- Born: Uganda
- Education: Makerere University
- Occupation: LGBT rights activist
- Years active: 2003–present
- Organizations: Freedom & Roam Uganda
- Known for: LGBT activism in Uganda; co-founding Freedom & Roam Uganda
- Notable work: Advocacy on LGBT rights in Uganda
- Movement: LGBT rights movement

= Val Kalende =

Ugandan activist for LGBT rights

Val Kalende is a LGBTI activist from Uganda. After coming out as a lesbian in 2003, she became involved in Ugandan LGBT activism. In 2018, she stated she was no longer a lesbian, having been "transformed by God's love". Later, she redacted these statements and said that she was a lesbian.

==Biography==
In 2003, Kalende came out as a lesbian, which led her Christian family to break ties with her. As a student at Makerere University in Kampala, she co-founded the country's first lesbian activist organization, Freedom & Roam Uganda. Weeks after the introduction of The Anti-Homosexuality Act, 2014, which made homosexuality punishable by life imprisonment, Kalende accepted to be interviewed about her sexuality in a cover story for the national newsmagazine The Daily Monitor. In 2012, after being active for 10 years in Uganda, in a Huffington Post blog post, she revealed how "coming out" as a lesbian caused her to be a victim of verbal abuse, alienation, abandonment as a teenager and homelessness at a tender age.

A fellow at the International Gay and Lesbian Human Rights Commission, she researched the way of organizing and the strategy put into practice by each African LGBT movement, and how international NGOs can support their work. She further expressed herself for a balanced narrative that would bring the change needed, not only a victimization narrative, but also starting to focus on positive stories of assertiveness (such as the pressing activity of Victor Mukasa, the founder of Sexual Minorities Uganda (SMUG), at US consular offices), a statement that has not been well received even among fellow activists. Considering that despite the international attention and making leaders accountable, that pits the community against its countrymen. She also hoped to strengthen collaboration between activists and civil society on a wide range of human rights issues.

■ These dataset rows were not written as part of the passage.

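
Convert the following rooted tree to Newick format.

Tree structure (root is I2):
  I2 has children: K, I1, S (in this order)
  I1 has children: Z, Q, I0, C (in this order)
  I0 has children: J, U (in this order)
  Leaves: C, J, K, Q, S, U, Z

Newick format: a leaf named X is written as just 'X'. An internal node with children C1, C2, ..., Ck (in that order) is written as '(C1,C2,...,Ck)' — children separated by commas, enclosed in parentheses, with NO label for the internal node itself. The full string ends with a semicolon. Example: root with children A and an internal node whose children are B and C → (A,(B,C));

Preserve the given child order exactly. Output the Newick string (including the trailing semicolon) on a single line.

internal I2 with children ['K', 'I1', 'S']
  leaf 'K' → 'K'
  internal I1 with children ['Z', 'Q', 'I0', 'C']
    leaf 'Z' → 'Z'
    leaf 'Q' → 'Q'
    internal I0 with children ['J', 'U']
      leaf 'J' → 'J'
      leaf 'U' → 'U'
    → '(J,U)'
    leaf 'C' → 'C'
  → '(Z,Q,(J,U),C)'
  leaf 'S' → 'S'
→ '(K,(Z,Q,(J,U),C),S)'
Final: (K,(Z,Q,(J,U),C),S);

Answer: (K,(Z,Q,(J,U),C),S);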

In August 2018, on the local Christian channel Salt TV, Val Kalende issued a public statement that she was no longer a lesbian.
Dear LGBT movement: I found Life, Truth and Grace. My prayer is that you find the good life as I have. Y'all have become my reason for intercession. I know, from some of the messages I've received so far, that the Holy Spirit has begun speaking to your hearts. He is the revealer of all truth… To pastors I disagreed with, I am sorry. To politicians I violently fought in a war of words, I am sorry. To the old and young generation of this nation, I am sorry. To my FATHER and maker, I am sorry. To myself, I am sorry. I am at peace with my soul because I am forgiven and forever set free. Psalm 51:17. - Val Kalende,In 2022, Kalende redacted her previous statement and said that she left the "ex-gay" cult, and that someones sexuality cannot be changed. She issued an apology to those who were hurt by her statements, particularly the LGBTQ Ugandan community.